ISHINOMAKI - Just 10 days after arriving in Japan as the new US ambassador, Caroline Kennedy is making a two-day visit to areas devastated by the 2011 tsunami to meet survivors and highlight America's commitment to supporting its ally.

The appointment of the daughter of President John F. Kennedy has been popular among Japanese, and it was no different in the industrial port city of Ishinomaki, where residents stood in the wind and pouring rain waiting for a glimpse of the new ambassador.

She visited a park with a wide vista of the city's tsunami-ravaged waterfront before heading to an elementary school, where students performed skits in English and sang "Happy Birthday" to Kennedy, who turns 56 on Wednesday.

Kennedy has so far stuck to carefully scripted events, mostly avoiding interviews as she adapts to a more public role after living a largely private life. Thousands of people turned out last week to see her ride in a horse-drawn carriage to present her diplomatic credentials to Emperor Akihito. The Japanese media have praised her low-key style, which many see as appropriate for a working mom who has had little to do with politics, let alone diplomacy, throughout her career.

She could become the most influential US ambassador to Japan since Edwin Reischauer, who was President Kennedy's envoy 50 years ago, said Nancy Snow, an American visiting professor at Keio University in Tokyo.

"She is primarily a soft-power ambassador who will play to her strengths in culture, education and shared values between the US and Japan," Snow said. "She will highlight her many roles that resonate here: wife, mother, public service and humanitarian advocate."

The visit to the disaster region fits with those priorities.

Kennedy tried her hand at calligraphy and exchanged high-fives with schoolchildren as she toured the northeastern region, about 340 kilometers (210 miles) north of Tokyo. She brushed in black ink the Japanese character for the word "tomo," or friend. She then sat down to read "Where the Wild Things Are," the classic children's tale by American author Maurice Sendak, to a sixth-grade class.
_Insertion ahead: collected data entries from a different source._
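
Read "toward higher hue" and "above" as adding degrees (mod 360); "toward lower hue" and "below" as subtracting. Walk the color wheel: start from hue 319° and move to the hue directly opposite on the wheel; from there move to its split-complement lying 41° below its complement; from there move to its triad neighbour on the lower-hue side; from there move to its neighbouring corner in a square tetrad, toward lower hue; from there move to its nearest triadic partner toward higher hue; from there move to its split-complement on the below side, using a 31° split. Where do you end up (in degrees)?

complement +180°: 319 + 180 = 499 → 499 − 360 = 139°
split-comp 41° ↓ +139°: 139 + 139 = 278°
triadic ↓ −120°: 278 − 120 = 158°
square ↓ −90°: 158 − 90 = 68°
triadic ↑ +120°: 68 + 120 = 188°
split-comp 31° ↓ +149°: 188 + 149 = 337°

337°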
Her visit was also a tribute to the US "Tomodachi," or friendship, program that provided initial rescue and relief and longer-term support for survivors of the disaster. She presented 112 books to the Mangokuura Elementary School, donated in memory of Taylor Anderson, an American who died in the tsunami while teaching at the school and others in Ishinomaki.

Rebuilding has barely begun. Makeshift stores, restaurants, car washes and laundries have been set up in areas flattened by the tsunami, which was triggered by a magnitude-9 earthquake. The disaster left more than 18,000 people dead or missing, and tens of thousands of people remain in temporary, prefabricated housing more than 2 1/2 years later.

Her new-found celebrity in Japan aside, Kennedy will also have to prove herself as a first-time diplomat. Kyouji Yanagisawa, a former national security official in the Prime Minister's Office, said: "She is highly regarded largely for her top-brand image, as we hardly know her political skills."